I’ve spent over eight years working in higher education, supporting former foster youth, first-generation college students, and marginalized scholars. What brought me back to school was serving LGBTQIA+ young people and being a high school counselor. I saw that so many scholars were dreaming about their futures but battling anxiety and depression. That’s when creative coping skills like music, poetry, and art became part of my everyday practice.
Not long after my time as a school counselor, I was called to become a yoga practitioner. My training is focused on social-emotional learning for educators and teachers — and my yoga practice now is for all bodies, including fat bodies and chair-bound people.
I bring a California, Bay Area perspective to my work and hold a deep sensitivity about being a visitor to the greater St. Louis area. I earned my B.A. in Collaborative Health and Humxn Services with a focus on Social Work from California State University Monterey Bay. Before that, I went to Solano Community College, where my passion for education, foster youth, and poetry first came together.

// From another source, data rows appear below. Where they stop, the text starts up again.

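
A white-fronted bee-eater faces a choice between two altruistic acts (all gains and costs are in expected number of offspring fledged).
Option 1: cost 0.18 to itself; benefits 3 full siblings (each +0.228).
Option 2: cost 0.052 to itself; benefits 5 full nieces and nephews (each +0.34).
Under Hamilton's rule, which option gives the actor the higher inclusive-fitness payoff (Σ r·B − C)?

Option 2

Option 1: r to a full sibling = 0.5.
Option 1: Σ r·B − C = (3·0.5·0.228) − 0.18 = 0.162.
Option 2: r to a full niece or nephew = 0.25.
Option 2: Σ r·B − C = (5·0.25·0.34) − 0.052 = 0.373.
Option 2 has the higher net inclusive-fitness payoff.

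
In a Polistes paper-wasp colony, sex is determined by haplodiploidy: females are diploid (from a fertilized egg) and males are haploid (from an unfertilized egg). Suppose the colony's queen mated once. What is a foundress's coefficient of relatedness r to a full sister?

Haplodiploid full sisters inherit their father's entire haploid genome identically (contributing 1/2) and on average half of their mother's contribution (1/2 · 1/2 = 1/4); r = 1/2 + 1/4 = 3/4.

0.75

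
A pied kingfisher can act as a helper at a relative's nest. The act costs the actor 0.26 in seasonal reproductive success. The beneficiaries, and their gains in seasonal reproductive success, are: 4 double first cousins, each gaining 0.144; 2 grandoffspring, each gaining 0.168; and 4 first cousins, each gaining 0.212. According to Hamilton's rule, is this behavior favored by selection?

Hamilton's rule: the trait is favored when the sum of r·B over every recipient exceeds the actor's cost C.
r to a double first cousin = 1/4 (double first cousins share both grandparent pairs — four paths of length 4: r = 4·(1/2)^4 = 1/4).
r to a grandoffspring = 1/4 (two parent–offspring links: r = (1/2)^2 = 1/4).
r to a first cousin = 1/8 (first cousins share one grandparent pair — two paths of length 4: r = 2·(1/2)^4 = 1/8).
Summing one r·B term per recipient: 4·0.25·0.144 + 2·0.25·0.168 + 4·0.125·0.212 = 0.334.
0.334 > 0.26: the indirect benefit exceeds the cost.

Yes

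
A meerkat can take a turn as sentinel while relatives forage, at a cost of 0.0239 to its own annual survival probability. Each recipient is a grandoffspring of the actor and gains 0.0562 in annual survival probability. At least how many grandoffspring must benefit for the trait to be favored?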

My lived experience as someone who is adopted, a trauma survivor, and the first in my family to attend and graduate from college gives me an empathic and contextual lens in everything I do.
I take every opportunity I can to attend spoken word events and collaborate with local STL activists and artists. If you ask me what brought me to STL, I’ll tell you, “My ancestors and spirit brought me here.” In my spare time, I visit Black-owned eateries, drink a lot of tea with honey, and if I had unlimited time, I’d create art through my fashion, buy more plants, and rap to my two cats.